Apesar de em sua narrativa se descrever como uma “mãe aberta”, Silvia busca regular a vida das filhas, mesmo que a partir do diálogo, preocupando-se principalmente com a moralidade delas. Jéssica chegou a passar em 4º lugar no vestibular em Biologia da Faculdade Federal do Mato Grosso, mas não chegou a se matricular por receio dos pais do que poderia acontecer ao estar longe deles, por mais que reconhecessem a qualidade de uma educação superior pública. A primeira justificativa dada por Silvia para impedir a ida da filha foi em relação ao clima, afirmando que Jéssica poderia sofrer com suas alergias de pele em um local muito quente.
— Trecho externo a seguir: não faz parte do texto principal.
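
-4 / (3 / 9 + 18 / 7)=-84 / 61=-1.38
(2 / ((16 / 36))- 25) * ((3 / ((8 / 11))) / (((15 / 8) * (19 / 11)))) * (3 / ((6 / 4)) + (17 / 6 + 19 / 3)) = -332387 / 1140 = -291.57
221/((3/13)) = 2873/3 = 957.67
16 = 16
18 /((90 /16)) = 16 /5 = 3.20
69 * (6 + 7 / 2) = 1311 / 2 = 655.50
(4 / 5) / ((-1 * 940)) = -1 / 1175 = -0.00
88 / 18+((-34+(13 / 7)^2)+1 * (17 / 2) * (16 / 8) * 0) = -11317 / 441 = -25.66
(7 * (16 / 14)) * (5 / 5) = 8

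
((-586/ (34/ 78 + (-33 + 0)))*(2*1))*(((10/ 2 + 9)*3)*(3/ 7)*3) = 1234116/ 635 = 1943.49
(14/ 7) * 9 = 18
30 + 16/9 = 286/9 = 31.78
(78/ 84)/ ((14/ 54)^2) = 9477/ 686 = 13.81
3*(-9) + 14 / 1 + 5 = -8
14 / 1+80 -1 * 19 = 75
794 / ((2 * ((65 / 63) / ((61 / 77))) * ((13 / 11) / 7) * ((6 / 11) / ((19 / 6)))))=35429471 / 3380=10482.09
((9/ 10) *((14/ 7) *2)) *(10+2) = 216/ 5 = 43.20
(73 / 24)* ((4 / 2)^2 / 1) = 73 / 6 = 12.17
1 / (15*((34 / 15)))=1 / 34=0.03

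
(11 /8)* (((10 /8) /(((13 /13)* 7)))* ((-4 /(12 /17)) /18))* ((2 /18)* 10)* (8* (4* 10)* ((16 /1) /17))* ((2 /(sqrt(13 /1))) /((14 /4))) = -176000* sqrt(13) /154791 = -4.10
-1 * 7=-7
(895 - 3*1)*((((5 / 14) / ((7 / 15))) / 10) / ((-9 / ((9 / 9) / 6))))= -1.26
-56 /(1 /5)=-280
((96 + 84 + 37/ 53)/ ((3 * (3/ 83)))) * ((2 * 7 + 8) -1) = 5564237/ 159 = 34995.20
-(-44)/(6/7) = 154/3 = 51.33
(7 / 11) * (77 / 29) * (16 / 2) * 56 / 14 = 1568 / 29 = 54.07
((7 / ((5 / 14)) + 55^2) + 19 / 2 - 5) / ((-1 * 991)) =-30491 / 9910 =-3.08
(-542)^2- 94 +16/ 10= 1468358/ 5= 293671.60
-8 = -8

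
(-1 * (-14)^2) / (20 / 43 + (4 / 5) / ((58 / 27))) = -87290 / 373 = -234.02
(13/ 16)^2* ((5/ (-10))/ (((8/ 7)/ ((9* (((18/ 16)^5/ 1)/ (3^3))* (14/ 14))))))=-23284989/ 134217728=-0.17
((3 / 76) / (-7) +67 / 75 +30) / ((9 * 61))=1232419 / 21905100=0.06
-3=-3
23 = 23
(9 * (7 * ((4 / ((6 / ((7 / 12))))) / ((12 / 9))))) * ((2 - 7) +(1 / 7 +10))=189 / 2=94.50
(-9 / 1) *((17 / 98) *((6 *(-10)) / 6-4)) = 153 / 7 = 21.86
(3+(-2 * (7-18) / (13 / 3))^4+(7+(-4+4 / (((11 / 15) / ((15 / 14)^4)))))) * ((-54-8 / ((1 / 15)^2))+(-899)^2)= 546337431.91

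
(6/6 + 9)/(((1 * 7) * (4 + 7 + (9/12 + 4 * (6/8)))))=40/413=0.10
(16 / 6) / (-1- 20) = -0.13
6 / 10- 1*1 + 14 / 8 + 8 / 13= 511 / 260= 1.97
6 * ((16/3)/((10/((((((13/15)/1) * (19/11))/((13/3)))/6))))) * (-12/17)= -608/4675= -0.13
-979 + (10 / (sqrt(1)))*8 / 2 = -939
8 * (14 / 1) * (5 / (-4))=-140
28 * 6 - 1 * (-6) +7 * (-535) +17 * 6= -3469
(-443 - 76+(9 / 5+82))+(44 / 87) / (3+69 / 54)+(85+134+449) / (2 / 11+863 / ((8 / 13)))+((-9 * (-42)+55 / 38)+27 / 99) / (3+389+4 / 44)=-1780691194383407 / 4106409240850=-433.64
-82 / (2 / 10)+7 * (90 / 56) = -398.75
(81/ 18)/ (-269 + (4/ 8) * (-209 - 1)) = -9/ 748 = -0.01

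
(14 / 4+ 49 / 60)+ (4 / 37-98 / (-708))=199229 / 43660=4.56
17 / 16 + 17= 289 / 16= 18.06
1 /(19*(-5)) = -1 /95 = -0.01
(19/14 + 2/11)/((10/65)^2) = 40053/616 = 65.02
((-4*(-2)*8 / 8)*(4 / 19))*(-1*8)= -256 / 19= -13.47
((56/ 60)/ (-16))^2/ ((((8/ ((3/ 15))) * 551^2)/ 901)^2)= 39778249/ 2123678988311040000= 0.00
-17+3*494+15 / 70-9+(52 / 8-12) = 10155 / 7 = 1450.71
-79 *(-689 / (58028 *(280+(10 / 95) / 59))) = 61017151 / 18213944696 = 0.00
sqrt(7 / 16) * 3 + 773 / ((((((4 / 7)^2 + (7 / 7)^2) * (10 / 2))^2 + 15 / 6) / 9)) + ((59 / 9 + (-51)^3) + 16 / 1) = -132476.82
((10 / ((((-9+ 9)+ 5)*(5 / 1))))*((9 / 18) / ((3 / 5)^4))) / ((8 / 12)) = 125 / 54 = 2.31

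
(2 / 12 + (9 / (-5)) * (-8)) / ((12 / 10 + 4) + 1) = 437 / 186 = 2.35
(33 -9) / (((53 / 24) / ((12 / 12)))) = 576 / 53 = 10.87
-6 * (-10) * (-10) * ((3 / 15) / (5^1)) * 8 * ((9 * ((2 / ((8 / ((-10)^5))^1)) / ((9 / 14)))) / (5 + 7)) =5600000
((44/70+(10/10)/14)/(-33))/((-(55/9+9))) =21/14960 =0.00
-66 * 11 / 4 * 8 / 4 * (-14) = 5082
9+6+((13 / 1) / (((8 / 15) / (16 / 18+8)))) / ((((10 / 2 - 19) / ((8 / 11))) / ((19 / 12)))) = -1955 / 693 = -2.82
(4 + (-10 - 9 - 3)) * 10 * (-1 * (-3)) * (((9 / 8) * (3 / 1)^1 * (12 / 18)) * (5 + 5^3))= -157950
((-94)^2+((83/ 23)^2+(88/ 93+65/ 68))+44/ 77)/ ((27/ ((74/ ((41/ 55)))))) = 421819522451525/ 12961736802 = 32543.44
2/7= 0.29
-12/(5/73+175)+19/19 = 992/1065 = 0.93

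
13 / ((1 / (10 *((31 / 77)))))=4030 / 77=52.34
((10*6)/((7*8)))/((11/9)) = 135/154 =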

Em seguida, afirmou seu receio da filha morar em uma república de estudantes30, alegando que uma conhecida da sua irmã foi nessas condições para o Rio de

Janeiro e teria voltado uma “pessoa estranha”, com uma personalidade que não condizia mais com os valores da família, tornando-se moradora de rua posteriormente.

O fato de Jéssica e Natália possuírem um comportamento, até certo ponto, ascético e de terem sucesso escolar – entrada no ensino superior logo após a educação básica – estão intimamente relacionados a toda influência que receberam de serem nascidas no evangelho e de toda as estratégias de investimento escolar e de regulação moral que receberam da mãe: evangélica, pedagoga e bibliotecária na OSC do bairro que lhe proporciona o contato com discussões educacionais e com pessoas com alta escolarização. O fato de Edilson também ser evangélico parece ter sido muito importante para que a estratégia de regulação moral impulsionada pela igreja fosse efetivada na educação das filhas, em que o casal como um todo compartilha a mesma visão de mundo, chegando até mesmo a participar de atividades da igreja para orientação familiar. Porém, Jéssica e Natália não são evangélicas e até mesmo questionam em alguns momentos a doutrina religiosa da Congregação, sugerindo que a efetivação de tal estratégia dependa de outras condições dessa família para que seja efetiva: a posição social que ocupam no bairro; as estratégias de evitação do território; e a relação da Silvia com a educação, a sua formação profissional e o trabalho que exerce.